Ainsi, tout en déplorant l’existence de tels plans, le traitement social choisi par Air France est moins drastique que celui adopté par d’autres compagnies et il convient donc de s’en féliciter."

TourMaG.com - Un autre exemple ?

J.B. :
"L’ouverture de ligne Paris/Panama montre qu’Air France a saisi toutes les opportunités, même pour une ligne qui, desservant ce petit pays latino-américain, ne pourra être porteuse que d’une centaine de milliers de passagers.

De surcroît, l’Etat panaméen a pris à sa charge une partie du risque attaché à l’ouverture d’une nouvelle ligne, en allouant 4,5 millions US$ à Air France pour couvrir une partie de ses frais promotionnels, ce qui est toujours bon à prendre dans cette période de disette de recettes et d’augmentation des coûts.

Ajoutons que l'an prochain, deux autres grandes destinations sont également prévues vers Brasilia et Jakarta."

TourMaG.com - Nous n’avons pas encore parlé des équipages ?

J.B. :
S'agissant des personnels navigants, il a été annoncé que la compagnie a chiffré le sureffectif à 350 pour les pilotes et à 700 pour les hôtesses et stewards.
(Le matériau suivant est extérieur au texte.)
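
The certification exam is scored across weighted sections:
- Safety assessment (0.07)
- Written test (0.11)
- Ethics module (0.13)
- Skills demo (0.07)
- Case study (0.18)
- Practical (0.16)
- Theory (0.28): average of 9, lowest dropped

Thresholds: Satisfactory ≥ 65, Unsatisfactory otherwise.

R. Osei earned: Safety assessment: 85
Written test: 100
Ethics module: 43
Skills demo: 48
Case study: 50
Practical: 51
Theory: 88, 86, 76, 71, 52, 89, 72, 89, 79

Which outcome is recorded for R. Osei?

Theory: drop 52 → average of remaining 8 = 650/8 = 81.25
Weighted total:
  Safety assessment 85 × 0.07 = 5.95
  Written test 100 × 0.11 = 11
  Ethics module 43 × 0.13 = 5.59
  Skills demo 48 × 0.07 = 3.36
  Case study 50 × 0.18 = 9
  Practical 51 × 0.16 = 8.16
  Theory 81.25 × 0.28 = 22.75
Sum = 65.81
65.81 ≥ 65 → Satisfactory

Satisfactory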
TourMaG.com - Puisque la compagnie ouvre des lignes, cela signifie que les pilotes qui resteront en place devront être plus productifs ?

J.B. :
"C’est là que le bât blesse ! En effet, améliorer la productivité en augmentant le temps de travail des navigants et en réduisant la composition de l'équipage à un personnel navigant commercial pour 45 passagers, soit un de moins sur long-courrier, n’est pas anodin."

TourMaG.com - À savoir ?

J.B. :
"Plusieurs syndicats - non seulement français, mais également européens - se sont opposés aux nouvelles conditions de travail élaborées par l'AESA, “Agence européenne de la sécurité aérienne”, au sujet des limitations de temps de vol.
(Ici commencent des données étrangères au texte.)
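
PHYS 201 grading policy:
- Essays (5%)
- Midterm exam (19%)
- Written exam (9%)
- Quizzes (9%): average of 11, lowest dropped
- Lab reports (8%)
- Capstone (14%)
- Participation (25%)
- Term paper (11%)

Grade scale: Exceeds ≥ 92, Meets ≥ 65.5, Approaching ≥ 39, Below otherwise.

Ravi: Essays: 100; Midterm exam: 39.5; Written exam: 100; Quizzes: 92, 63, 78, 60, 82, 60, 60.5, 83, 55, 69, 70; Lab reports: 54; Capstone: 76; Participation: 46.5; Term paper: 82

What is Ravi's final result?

Approaching

Quizzes: drop 55 → average of remaining 10 = 717.5/10 = 71.75
Weighted total:
  Essays 100 × 0.05 = 5
  Midterm exam 39.5 × 0.19 = 7.505
  Written exam 100 × 0.09 = 9
  Quizzes 71.75 × 0.09 = 6.4575
  Lab reports 54 × 0.08 = 4.32
  Capstone 76 × 0.14 = 10.64
  Participation 46.5 × 0.25 = 11.625
  Term paper 82 × 0.11 = 9.02
Sum = 63.5675
63.5675 is ≥ 39 and < 65.5 → Approaching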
Si ces représentants des pilotes - qui ne sont pas les seuls, mais les derniers responsables dans la chaîne de responsabilité du déroulement des vols, et les premiers concernés en cas d’accident - réagissent, c’est qu’il y a forcément de bonnes raisons.

Et les commentaires suivants sont inquiétants :

- L’AESA “défend un texte au service des contingences économiques des compagnies aériennes et au détriment de la sécurité des passagers”.

- L’AESA va autoriser : “des temps cumulés d’éveil extrêmement longs de plus de 22 heures, au moment de l’atterrissage, à l’issue de longues périodes d’astreinte et de longs temps de vol ; des vols de nuit à la durée portée à 12 heures, alors que les études scientifiques ont fixé la limite à 10 heures ; la possibilité de contourner des règles strictes sur les horaires de service, en contradiction avec les rythmes circadiens, à l’image des enchaînements de départs très matinaux ; des équipages d’astreinte sans limitation de durée, avec impossibilité de planifier leur sommeil pendant de nombreux jours”.

- Cette réglementation “met clairement en danger la sécurité des vols, et en conséquence celle des passagers dans le ciel européen”."

TourMaG.com - Alors, comment supporter cet excès de pilotes qui alourdi les coûts ?

J.B. :
"Pour réduire l’inadéquation qui a toujours existé entre offre et demande de pilotes, il existe plusieurs façons de procéder qui ont été présentées dans mes écrits et qui ne peuvent être résumées dans votre interview. Elles figurent, dans mon récent ouvrage “mieux comprendre…"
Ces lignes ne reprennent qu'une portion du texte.